Beware of what you wish for indeed. The tom-tom nights whose sound was wrapped only in singing, laughter and silence with the occasional natural shriek of bushbabies has, when the wind dictates it, given way to tunes blasted out of amplifiers. Magical moments in and around the college become surreally framed by Rocha’s soundtracks, which incorporate the worst legacies of Hollywood with absurdly over-emphasized musical scores.
Meanwhile, on the dark side of the village by the shore, a boatload of curandeiros arrived to the more traditional welcome of song and dance Macua-style. Adamji and his ex-wife’s sisters were the joint masters of ceremony on the greeting committee. Amid much cheering, shouting and shuffled dance, the Sisterhood of twelve healers arri
ved and clambered out of a dhow, hitching up their matching robes to wade to the shore. They were under the leadership of a grand-master healer, a woman of about forty-five whom her own apprentices and hosts alike treated like visiting royalty. Two of the sisterhood were seriously fat and they had serious and unseemly problems disembarking. Another pair of apprentices was from the village and they were welcomed home as returning heroes.
After the curandeiros came baskets and bundles of food and fetishes. The food was to be paid for, in part, by Adamji, who had proudly itemized the exorbitant (by Cabaceirian standards) costs. A goat had to be bought and killed, and three chickens and a sack of manioc flour, jumbo-sized mats, macuti to cover the stage, coconuts, spice, salt and also much of the hidden contents of the incoming luggage, including the twelve white robes and headdresses, plus extra white cotton to dress the patient.

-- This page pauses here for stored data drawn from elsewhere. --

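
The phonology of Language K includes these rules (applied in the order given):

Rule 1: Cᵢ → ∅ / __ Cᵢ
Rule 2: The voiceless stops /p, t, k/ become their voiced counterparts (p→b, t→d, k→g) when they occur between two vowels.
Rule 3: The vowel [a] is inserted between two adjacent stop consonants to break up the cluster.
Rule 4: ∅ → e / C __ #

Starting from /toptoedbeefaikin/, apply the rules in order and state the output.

topatoedabeefaigine

Rule 1 (degemination): no segment meets the environment; /toptoedbeefaikin/ is unchanged.
Rule 2 (intervocalic voicing): /k/ is a voiceless stop between vowels /i/ and /i/, so it voices to [g]. /toptoedbeefaikin/ → toptoedbeefaigin.
Rule 3 (stop-cluster a-epenthesis): /p/ and /t/ form a stop–stop cluster, so [a] is inserted between them. /d/ and /b/ form a stop–stop cluster, so [a] is inserted between them. /toptoedbeefaigin/ → topatoedabeefaigin.
Rule 4 (final e-epenthesis): the form ends in the consonant /n/, so [e] is inserted word-finally. /topatoedabeefaigin/ → topatoedabeefaigine.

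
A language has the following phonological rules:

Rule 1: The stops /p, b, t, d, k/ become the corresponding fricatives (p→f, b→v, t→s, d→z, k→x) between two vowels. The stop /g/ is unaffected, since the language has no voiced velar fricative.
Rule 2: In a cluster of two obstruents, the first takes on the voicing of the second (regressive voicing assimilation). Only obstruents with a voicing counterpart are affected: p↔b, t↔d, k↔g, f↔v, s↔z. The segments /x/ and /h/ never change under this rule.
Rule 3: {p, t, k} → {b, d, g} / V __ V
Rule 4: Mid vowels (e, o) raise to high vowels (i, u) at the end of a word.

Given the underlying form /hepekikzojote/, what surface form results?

Rule 1 (intervocalic spirantization): /p/ is a stop between vowels /e/ and /e/, so it spirantizes to the fricative [f]. /k/ is a stop between vowels /e/ and /i/, so it spirantizes to the fricative [x]. /t/ is a stop between vowels /o/ and /e/, so it spirantizes to the fricative [s]. /hepekikzojote/ → hefexikzojose.
Rule 2 (regressive voicing assimilation): /k/ precedes the voiced obstruent /z/, so it voices to [g] by assimilation. /hefexikzojose/ → hefexigzojose.
Rule 3 (intervocalic voicing): no segment meets the environment; /hefexigzojose/ is unchanged.
Rule 4 (final vowel raising): /e/ is a mid vowel in word-final position, so it raises to [i]. /hefexigzojose/ → hefexigzojosi.

hefexigzojosi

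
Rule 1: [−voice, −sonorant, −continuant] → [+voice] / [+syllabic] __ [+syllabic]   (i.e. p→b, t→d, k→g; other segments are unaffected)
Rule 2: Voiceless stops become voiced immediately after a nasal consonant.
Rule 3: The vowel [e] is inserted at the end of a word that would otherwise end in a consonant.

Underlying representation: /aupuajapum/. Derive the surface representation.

aubuajabume

Rule 1 (intervocalic voicing): /p/ is a voiceless stop between vowels /u/ and /u/, so it voices to [b]. /p/ is a voiceless stop between vowels /a/ and /u/, so it voices to [b]. /aupuajapum/ → aubuajabum.
Rule 2 (post-nasal voicing): no segment meets the environment; /aubuajabum/ is unchanged.
Rule 3 (final e-epenthesis): the form ends in the consonant /m/, so [e] is inserted word-finally. /aubuajabum/ → aubuajabume.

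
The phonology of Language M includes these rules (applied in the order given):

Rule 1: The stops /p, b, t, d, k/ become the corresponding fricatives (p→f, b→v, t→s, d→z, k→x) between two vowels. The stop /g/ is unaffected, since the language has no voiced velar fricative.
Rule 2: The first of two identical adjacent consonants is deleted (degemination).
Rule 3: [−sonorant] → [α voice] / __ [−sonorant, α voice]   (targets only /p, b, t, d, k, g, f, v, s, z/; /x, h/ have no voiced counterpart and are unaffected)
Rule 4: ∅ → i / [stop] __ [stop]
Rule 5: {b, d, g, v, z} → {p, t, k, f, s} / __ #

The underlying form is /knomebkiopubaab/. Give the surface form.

knomepikiofuvaap

Rule 1 (intervocalic spirantization): /p/ is a stop between vowels /o/ and /u/, so it spirantizes to the fricative [f]. /b/ is a stop between vowels /u/ and /a/, so it spirantizes to the fricative [v]. /knomebkiopubaab/ → knomebkiofuvaab.
Rule 2 (degemination): no segment meets the environment; /knomebkiofuvaab/ is unchanged.
Rule 3 (regressive voicing assimilation): /b/ precedes the voiceless obstruent /k/, so it devoices to [p] by assimilation. /knomebkiofuvaab/ → knomepkiofuvaab.
Rule 4 (stop-cluster i-epenthesis): /p/ and /k/ form a stop–stop cluster, so [i] is inserted between them. /knomepkiofuvaab/ → knomepikiofuvaab.
Rule 5 (final devoicing): /b/ is a voiced obstruent in word-final position, so it devoices to [p]. /knomepikiofuvaab/ → knomepikiofuvaap.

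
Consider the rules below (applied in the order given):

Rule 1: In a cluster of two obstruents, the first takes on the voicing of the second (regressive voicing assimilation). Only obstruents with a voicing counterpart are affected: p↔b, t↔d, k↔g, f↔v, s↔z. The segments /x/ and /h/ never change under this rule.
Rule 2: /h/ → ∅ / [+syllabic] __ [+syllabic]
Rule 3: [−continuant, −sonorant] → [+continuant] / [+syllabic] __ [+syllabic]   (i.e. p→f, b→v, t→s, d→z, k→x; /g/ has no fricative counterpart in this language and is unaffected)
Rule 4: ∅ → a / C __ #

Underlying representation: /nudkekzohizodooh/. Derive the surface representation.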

For such a stupendous outlay, and for such an event, hundreds of villagers had gathered to watch. Preparations would be made for the same evening; then at 7pm the 48-hour-long ceremony would begin.
Back at the college, Sofia told me that all of the college staff had been invited. Jorge, the head of orientation, and Tigo decided not to attend. Teacher Tauacal (no relation to our deceased builder) was going down with a fever, which left Sofia and me to do the honours.